Janeiro de 2008
No ano do PAN os governos estadual e municipal se ocuparam, por razões imperativas, com ações inevitavelmente pontuais. Tinham que atender problemas e prioridades que não se adiam. Agora, depois do PAN, tem-se um ambiente propício para consolidar rumos, construindo a política pública de segurança que incorpore e integre, de verdade, as ações policiais à gestão da ordem urbana, para que possamos nos beneficiar dos resultados positivos produzidos no presente e superar as dificuldades ou insucessos acumulados desde o passado.
Pode-se entender a atuação dos governos anteriores no Rio de Janeiro quando se enquadra a questão da seguinte forma. Uns tinham políticas de segurança pública sem políticas de policiamento que pudessem enraizar suas prioridades políticas para além da apresentação de “programas” e “planos”. Outros tiveram políticas de policiamento, sem políticas de segurança que lhes emprestassem respaldo, rumo e continuidade. Tiveram ainda aqueles que sem políticas de segurança e de policiamento, renderam-se à passividade reativa do improviso e da sorte, nem sempre generosos, buscando obter algum milagre por meio ações policiais voluntaristas de varejo, fragmentárias e descontinuas.
Num caso e noutro, estes governos privaram-se de formular e pactuar ações sistêmicas e integradas, perdendo de vista iniciativas multisetoriais ou intergovernamentais que, em seu conjunto, pudessem estender no tempo os efeitos que as polícias são, de fato, capazes de produzir. A despeito das boas iniciativas e intenções, sem embargo de resultados pontuais, tanto umas quanto outras ficaram a meio caminho, porque confundiram segurança pública com polícia, ou se paralisavam diante das falsas oposições entre ação policial e ação social, entre polícia e direitos humanos.

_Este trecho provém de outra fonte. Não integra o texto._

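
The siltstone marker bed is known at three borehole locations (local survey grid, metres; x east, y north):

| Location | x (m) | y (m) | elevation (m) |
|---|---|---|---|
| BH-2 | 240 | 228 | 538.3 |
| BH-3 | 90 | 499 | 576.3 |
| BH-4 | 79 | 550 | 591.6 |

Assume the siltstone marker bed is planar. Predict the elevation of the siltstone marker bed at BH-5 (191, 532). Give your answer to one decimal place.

637.3 m

Let the plane be z = a·x + b·y + c.
BH-3−BH-2: −150a + 271b = 38;  BH-4−BH-2: −161a + 322b = 53.3.
Solving gives a = 0.47297, b = 0.40201.
Then c = 538.3 − a·240 − b·228 = 333.13.
At (191, 532): z = 90.3 + 213.9 + 333.13 = 637.3 m.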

O campo da segurança pública ultrapassa as competências, qualidade, intensidade e exclusividade das ações policiais. Diz respeito à administração de conflitos, ou melhor, à gestão pública de riscos e perigos de vitimização, aos quais indivíduos e grupos podem estar expostos em seus espaços e nas suas formas de convivência. Traduz-se na garantia do ir-e-vir, na preservação democrática da ordem local, do lugar onde se vive. Inclui variáveis extra-policiais que se reportam à qualidade de vida tais como a oferta de iluminação e transporte públicos, a coleta regular de lixo, a regularização das formas de ocupação e uso do solo urbano, a manutenção de equipamentos coletivos, a recuperação de vias e espaços coletivos, a administração do trânsito, etc.
A má gestão destes serviços compromete de maneira substantiva a capacidade de pronta resposta das polícias. Ruas mal iluminadas reduzem a visibilidade e ostensividade policiais; áreas sem endereçamento ou com precária urbanização afetam o tempo de resposta da polícia às chamadas emergenciais, consomem mais policiais por km2 e aumentam os riscos das operações policiais; cidadãos que moram em ocupações irregulares e/ou só tem acesso clandestino aos bens urbanos sentem-se também clandestinos aos olhos do Estado e têm medo de ajudar a polícia com informações ou mesmo apresentando-se como testemunhas num inquérito.
Produzir segurança pública é bem mais do que as polícias sozinhas podem fazer. Exige e requer, de fato depende, da cooperação dos cidadãos e das outras agências públicas e civis que prestam serviços essenciais à população. Com a sua mobilização, articulação e ação, alteram-se cenários, contextos e atitudes de risco induzindo, orientando e qualificando o emprego dos recursos policiais. Afinal, o trabalho policial é eficaz apenas na redução de oportunidades de crimes, violências, desordens e incivilidades. Não tem como dar conta das causalidades que motivam estas práticas. Esta é esfera de ação de outros atores e órgãos que inaugura-se na auto-regulação social e se estende até gestão das posturas municipais num dado bairro.